The legal team has asked the court to withdraw the CCLA’s Charter and privacy-law challenge at a hearing scheduled for March 25.
If the court agrees, the CCLA would still be able to proceed with the portion of its legal action that argues Waterfront Toronto does not have authority to proceed with the project. But CCLA’s executive director Michael Bryant said in an interview that, if that were to happen, it would ”rip the guts out of the lawsuit. There’ll be nothing to litigate if they succeed.”
Since Waterfront Toronto and Sidewalk Labs first announced their partnership in October, 2017, critics have pointed to the potential privacy implications for people who would live, work or move through the proposed community.
Sidewalk is a subsidiary of Google parent Alphabet Inc.; there are few precedents globally for allowing a major Silicon Valley company to design a community filled with new technologies and sensors to learn about city living. Canadian privacy law has not yet been adapted to deal with mass data collection in cities. (Sidewalk declined to comment).
In an e-mail, Waterfront Toronto spokesman Andrew Tumilty added that the agency does have “full authority” to pursue the project and that, given the extensive reviews and negotiations with governments left before the project would break ground, “we also believe that it is premature at this point in time for the courts to consider any detailed consideration of the project.”
The Waterfront Toronto board will vote May 20 to either proceed with or abandon the project, but critics ranging from privacy advocates to BlackBerry pioneer Jim Balsillie have long called for the project to be shut down or reset until Canadian and Ontario privacy laws catch up with its potential implications.
The CCLA argues that Quayside would interfere with Canadians’ Charter rights for security, including security against unreasonable search – a potential consequence in a community where sensors could detect how people move. It also alleges the project will violate federal and provincial privacy laws, including the Personal Information Protection and Electronic Documents Act (PIPEDA).

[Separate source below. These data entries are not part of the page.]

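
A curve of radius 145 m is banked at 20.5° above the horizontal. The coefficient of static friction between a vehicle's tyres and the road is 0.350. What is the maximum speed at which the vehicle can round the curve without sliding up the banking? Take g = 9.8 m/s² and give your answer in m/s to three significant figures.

34.4 m/s

At the maximum speed, friction acts down the slope at its limiting value f = μN. Radially (horizontal, toward centre): N sinθ + μN cosθ = mv²/r. Vertically: N cosθ − μN sinθ = mg.
Dividing: v² = r g (sinθ + μcosθ)/(cosθ − μsinθ).
sinθ + μcosθ = 0.3502 + 0.350×0.9367 = 0.6780; cosθ − μsinθ = 0.9367 − 0.350×0.3502 = 0.8141.
v² = 145 × 9.8 × 0.6780/0.8141 = 1184 m²/s², so v = 34.40 m/s.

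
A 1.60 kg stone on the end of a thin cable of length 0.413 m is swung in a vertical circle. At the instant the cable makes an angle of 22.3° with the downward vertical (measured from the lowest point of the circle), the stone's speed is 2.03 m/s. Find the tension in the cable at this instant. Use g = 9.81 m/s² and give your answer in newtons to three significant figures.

30.5 N

Take the radial direction toward the centre of the circle as positive. The component of the weight along the string toward the centre is −mg cos φ (φ measured from the bottom), so Newton's second law along the string gives T − mg cos φ = m v²/r.
cos 22.3° = 0.9252, so T = m(v²/r + g cos φ) = 1.60 × ((2.03)²/0.413 + 9.81 × 0.9252) = 1.60 × (9.978 + (9.076)) = 1.60 × 19.05 = 30.49 N.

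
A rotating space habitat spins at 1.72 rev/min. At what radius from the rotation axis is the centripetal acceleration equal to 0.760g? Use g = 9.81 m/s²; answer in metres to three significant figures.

230 m

ω = 1.72 rev/min × 2π/60 = 0.1801 rad/s.
a_c = ω²r = 0.760g ⇒ r = 0.760 × 9.81 / (0.1801)² = 7.456/0.03244 = 229.8 m.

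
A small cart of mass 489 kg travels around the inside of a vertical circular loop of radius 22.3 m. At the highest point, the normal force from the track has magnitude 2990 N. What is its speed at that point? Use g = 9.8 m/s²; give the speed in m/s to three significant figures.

18.8 m/s

At the top, N + mg = mv²/r, so v = √(r(N/m + g)) = √(22.3 × (2990/489 + 9.8)) = √(22.3 × 15.91) = √354.9 = 18.84 m/s.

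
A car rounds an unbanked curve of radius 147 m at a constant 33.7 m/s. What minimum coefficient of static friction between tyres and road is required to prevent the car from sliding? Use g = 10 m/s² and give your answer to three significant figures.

Friction provides the centripetal force: μ_s m g = m v²/r, so μ_s = v²/(g r) = (33.70)²/(10.0 × 147) = 1136/1470 = 0.7726.

0.773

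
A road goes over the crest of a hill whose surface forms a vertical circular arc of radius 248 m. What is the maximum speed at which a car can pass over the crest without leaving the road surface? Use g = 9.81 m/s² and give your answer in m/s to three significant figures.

At the crest the centre of the circle is below the car, so the net downward (centripetal) force is mg − N = mv²/r.
The car leaves the road when N → 0, giving v_max = √(g r) = √(9.81 × 248) = 49.32 m/s.

49.3 m/s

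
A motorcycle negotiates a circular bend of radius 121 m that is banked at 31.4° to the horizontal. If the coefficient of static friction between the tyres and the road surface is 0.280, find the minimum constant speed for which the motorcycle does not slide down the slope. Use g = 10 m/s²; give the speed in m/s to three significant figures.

18.5 m/s

At the minimum speed, friction acts up the slope at its limiting value f = μN. Radially (horizontal, toward centre): N sinθ − μN cosθ = mv²/r. Vertically: N cosθ + μN sinθ = mg.
Dividing: v² = r g (sinθ − μcosθ)/(cosθ + μsinθ).
sinθ − μcosθ = 0.5210 − 0.280×0.8536 = 0.2820; cosθ + μsinθ = 0.8536 + 0.280×0.5210 = 0.9994.
v² = 121 × 10.0 × 0.2820/0.9994 = 341.4 m²/s², so v = 18.48 m/s.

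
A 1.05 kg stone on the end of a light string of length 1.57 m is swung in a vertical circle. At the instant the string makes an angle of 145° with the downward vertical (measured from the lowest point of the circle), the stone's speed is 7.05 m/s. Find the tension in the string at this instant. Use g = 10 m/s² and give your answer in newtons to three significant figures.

Take the radial direction toward the centre of the circle as positive. The component of the weight along the string toward the centre is −mg cos φ (φ measured from the bottom), so Newton's second law along the string gives T − mg cos φ = m v²/r.
cos 145° = -0.8192, so T = m(v²/r + g cos φ) = 1.05 × ((7.05)²/1.57 + 10.0 × -0.8192) = 1.05 × (31.66 + (-8.192)) = 1.05 × 23.47 = 24.64 N.

24.6 N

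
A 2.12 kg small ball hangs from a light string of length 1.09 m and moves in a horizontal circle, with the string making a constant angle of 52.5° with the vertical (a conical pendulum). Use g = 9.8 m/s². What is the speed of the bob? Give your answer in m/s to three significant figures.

The radius of the circle is r = L sinθ = 1.09 × sin 52.5° = 0.8648 m.
Horizontally T sinθ = mv²/r and vertically T cosθ = mg, so tanθ = v²/(rg).
v = √(r g tanθ) = √(0.8648 × 9.8 × 1.303) = √11.04 = 3.323 m/s.

3.32 m/s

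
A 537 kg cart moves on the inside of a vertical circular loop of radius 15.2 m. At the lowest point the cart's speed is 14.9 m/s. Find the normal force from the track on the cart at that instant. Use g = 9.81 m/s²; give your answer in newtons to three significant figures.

13100 N

At the lowest point, N points up (toward the centre) and the weight mg points down (away from the centre), so the net inward force is N − mg = mv²/r.
N = m(v²/r + g) = 537 × ((14.9)²/15.2 + 9.81) = 537 × (14.61 + 9.81) = 537 × 24.42 = 13110 N.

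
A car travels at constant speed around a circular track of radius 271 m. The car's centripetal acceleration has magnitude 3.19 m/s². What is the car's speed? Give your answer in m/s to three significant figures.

29.4 m/s

a_c = v²/r ⇒ v = √(a_c · r) = √(3.19 × 271) = √864.5 = 29.40 m/s.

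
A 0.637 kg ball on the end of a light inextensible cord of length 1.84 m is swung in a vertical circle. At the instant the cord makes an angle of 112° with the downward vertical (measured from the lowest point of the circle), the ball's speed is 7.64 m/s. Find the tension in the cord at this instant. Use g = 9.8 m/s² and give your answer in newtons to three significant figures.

17.9 N

Take the radial direction toward the centre of the circle as positive. The component of the weight along the string toward the centre is −mg cos φ (φ measured from the bottom), so Newton's second law along the string gives T − mg cos φ = m v²/r.
cos 112° = -0.3746, so T = m(v²/r + g cos φ) = 0.637 × ((7.64)²/1.84 + 9.8 × -0.3746) = 0.637 × (31.72 + (-3.671)) = 0.637 × 28.05 = 17.87 N.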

Waterfront Toronto and Sidewalk have promised to enact stricter standards than required by current privacy law, including PIPEDA, and to follow all current and future government regulations. In Waterfront Toronto’s response to the CCLA’s action, it argues that not all innovations for the project are yet known – even those under consideration by Sidewalk, such as adaptive traffic systems and robot-driven garbage sorting, are not guaranteed.

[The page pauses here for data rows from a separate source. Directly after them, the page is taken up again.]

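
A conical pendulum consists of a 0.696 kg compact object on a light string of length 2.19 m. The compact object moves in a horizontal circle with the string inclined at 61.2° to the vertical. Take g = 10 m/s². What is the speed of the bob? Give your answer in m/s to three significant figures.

5.91 m/s

The radius of the circle is r = L sinθ = 2.19 × sin 61.2° = 1.919 m.
Horizontally T sinθ = mv²/r and vertically T cosθ = mg, so tanθ = v²/(rg).
v = √(r g tanθ) = √(1.919 × 10.0 × 1.819) = √34.91 = 5.908 m/s.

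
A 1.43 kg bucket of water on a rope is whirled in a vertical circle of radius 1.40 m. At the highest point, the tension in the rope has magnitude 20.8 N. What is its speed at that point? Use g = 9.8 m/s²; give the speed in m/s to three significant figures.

5.84 m/s

At the top, T + mg = mv²/r, so v = √(r(T/m + g)) = √(1.40 × (20.8/1.43 + 9.8)) = √(1.40 × 24.35) = √34.08 = 5.838 m/s.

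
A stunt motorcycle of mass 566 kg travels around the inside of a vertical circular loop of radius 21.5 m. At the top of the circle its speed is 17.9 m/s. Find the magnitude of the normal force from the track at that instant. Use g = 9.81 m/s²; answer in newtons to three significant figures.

2880 N

At the top, both N and the weight mg point inward (toward the centre), so N + mg = mv²/r.
N = m(v²/r − g) = 566 × ((17.9)²/21.5 − 9.81) = 566 × (14.90 − 9.81) = 566 × 5.093 = 2883 N.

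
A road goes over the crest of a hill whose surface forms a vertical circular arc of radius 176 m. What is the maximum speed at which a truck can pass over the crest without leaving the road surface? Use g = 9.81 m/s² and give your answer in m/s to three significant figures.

At the crest the centre of the circle is below the truck, so the net downward (centripetal) force is mg − N = mv²/r.
The truck leaves the road when N → 0, giving v_max = √(g r) = √(9.81 × 176) = 41.55 m/s.

41.6 m/s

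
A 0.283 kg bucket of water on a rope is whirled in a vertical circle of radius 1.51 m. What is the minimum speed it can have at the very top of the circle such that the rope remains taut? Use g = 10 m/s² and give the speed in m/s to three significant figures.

3.89 m/s

At the top, both weight mg and T point toward the centre: T + mg = mv²/r.
At minimum speed T → 0, so mg = mv_min²/r ⇒ v_min = √(g r) = √(10.0 × 1.51) = 3.886 m/s.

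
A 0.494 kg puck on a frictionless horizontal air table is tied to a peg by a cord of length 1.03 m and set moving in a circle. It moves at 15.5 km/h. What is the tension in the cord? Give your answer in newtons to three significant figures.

v = 15.5 km/h = 15.5/3.6 = 4.306 m/s.
The tension is the only horizontal force, so it supplies the full centripetal force: T = m v²/r = 0.494 × (4.306)²/1.03 = 0.494 × 18.54/1.03 = 8.891 N.

8.89 N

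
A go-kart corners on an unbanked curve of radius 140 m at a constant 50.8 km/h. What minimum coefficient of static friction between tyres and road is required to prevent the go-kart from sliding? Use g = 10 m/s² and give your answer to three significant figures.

0.142

v = 50.8/3.6 = 14.11 m/s.
Friction provides the centripetal force: μ_s m g = m v²/r, so μ_s = v²/(g r) = (14.11)²/(10.0 × 140) = 199.1/1400 = 0.1422.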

The response also outlines a number of previously known steps that will be taken before the project could proceed, including public and government consultations, technical evaluations, and a preliminary assessment of the project’s impact on human rights, including privacy. In January, The Globe and Mail reported that Waterfront Toronto had tapped Montreal’s Element AI Inc., one of Canada’s most prominent artificial intelligence firms, to help lead that assessment.
But Mr. Bryant says that the “most authoritative” human-rights assessment Waterfront Toronto could do would be to make its case before the court – and he’s frustrated that the agency tapped an AI company to review the project.
“You don’t ask Burger King to do a nutritional assessment of hamburgers," he said. "You don’t ask an AI firm, in the business of selling AI products, to assess the rights implication of Quayside.”
Waterfront Toronto’s response to CCLA asks that if a judge cannot separate CCLA’s privacy arguments from its jurisdictional arguments that its case be thrown out.